В XIX столетии, особенно начиная с царствования Николая I, подобные образовательные поездки понемногу сошли на нет. За границу, в том числе и с образовательными целями, ездить, конечно, продолжали, но уже не дети, а взрослые юноши, для обучения в одном или нескольких европейских университетах.

После известного путешествия по России наследника престола великого князя Александра Николаевича в 1837 году (ему тогда было девятнадцать лет) такого рода внутренние путешествия тоже иногда предпринимались дворянской молодежью, но все же были менее популярны, чем заграничные вояжи.

Каково бы ни было качество полученного юными аристократами заграничного образования, но создаваемые для них программы формировали некую образовательную модель, на которую ориентировалась и знать попроще. Дворянину средней руки, конечно, сложно было обеспечить собственным детям подобную воспитательную программу, но все же и он тянулся за знатью, а за "середняками" пыталась следовать и дворянская "мелкота".

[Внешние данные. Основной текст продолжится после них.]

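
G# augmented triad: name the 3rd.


Let's work it out.
Augmented triad = root + major 3rd (4 semitones) + augmented 5th (8 semitones)
A triad on G# stacks thirds, so the chord tones use letter names G-B-D
Root: G#
Major 3rd above G#: B#
Augmented 5th above G#: D##
The 3rd = B#


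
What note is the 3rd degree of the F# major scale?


Major scale pattern: W-W-H-W-W-W-H (2-2-1-2-2-2-1 semitones)
Starting from F#:
  F# + 2 semitones → G#
  G# + 2 semitones → A#
  A# + 1 semitone → B
  B + 2 semitones → C#
  C# + 2 semitones → D#
  D# + 2 semitones → E#
  E# + 1 semitone → F#
Scale: F# G# A# B C# D# E#
Degree 3 = A#


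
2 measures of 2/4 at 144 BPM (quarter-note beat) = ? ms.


Let's work it out.
Quarter-note beat duration = 60000 / 144 ms
Beats per measure (2/4) = 2
One measure = 2 × 60000 / 144 = 120000 / 144 ms
2 measures = 2 × 120000 / 144 = 240000 / 144
= 1666.7 ms


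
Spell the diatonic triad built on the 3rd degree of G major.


G major scale: G A B C D E F#
Diatonic triad on degree 3 stacks scale notes 3, 5, 7: B D F#
B→D = 3 semitones; B→F# = 7 semitones → minor triad
= B D F# (minor)


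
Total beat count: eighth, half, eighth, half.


Let's work it out.
Beat values:
  eighth = 0.5 beats
  half = 2 beats
  eighth = 0.5 beats
  half = 2 beats
Sum = 0.5 + 2 + 0.5 + 2
= 5 beats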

С. А. Тучков и его братья, помимо языков, выучились в конце концов арифметике, геометрии, фортификации, артиллерии и рисованию, а также танцам, для чего ходили заниматься в местный пансион. "Но фехтовальное искусство и верховую езду почитал (отец) ненужными и говорил нередко: "Я не хочу, чтобы дети мои выходили на поединок" а о верховой езде судил он так: "Наши казаки не знают манежа, а крепче других народов сидят на лошадях и умеют ими управлять, не учась". Физику и химию, а наипаче механику хотя и почитал он нужными, но не имел случая преподавать нам сии науки. Словесность, а наипаче стихотворство (к которому С. А. Тучков как раз питал большую склонность. — В. Б.) почитал он совершенно пустым делом, равно как и музыку… Отец мой не хотел также, чтоб кто из нас учился латинскому языку и говорил, что он нужен только для попов и лекарей. О греческом мало кто имел тогда в России понятие, да и теперь немногие. Теология и философия казались ему совсем неприличными науками для военного человека".

М. А. Дмитриев сообщал: в начале XIX века учились "во-первых, по-французски; потом (предмет необходимый) мифологии; наконец немного истории и географии — все на французском же языке. Под историей разумелась только "древняя", а о средней и новейшей и помину не было. Русской грамматике и закону Божию совсем не учили, потому что для этих двух предметов не было учителей. Домашние учителя грамматике не знали, а сельские священники, происходя постепенно из дьячков, знали только практику церковной службы, по навыку, а катехизиса и сами не знали. — Так учили и меня".

Со временем программы несколько изменились: "мифология", о которой современница писала, что еще в начале XIX века она считалась "обязательной для порядочно образованной особы", ибо помогала понимать классическую поэзию, позднее исчезла; фортификация и артиллерия ушли в программы специальных школ, зато уже с 1830-х годов сделались обязательными российская словесность и презираемая ранее латынь (без которой не принимали в университет). В 1850-х же годах началось всеобщее увлечение естественными науками.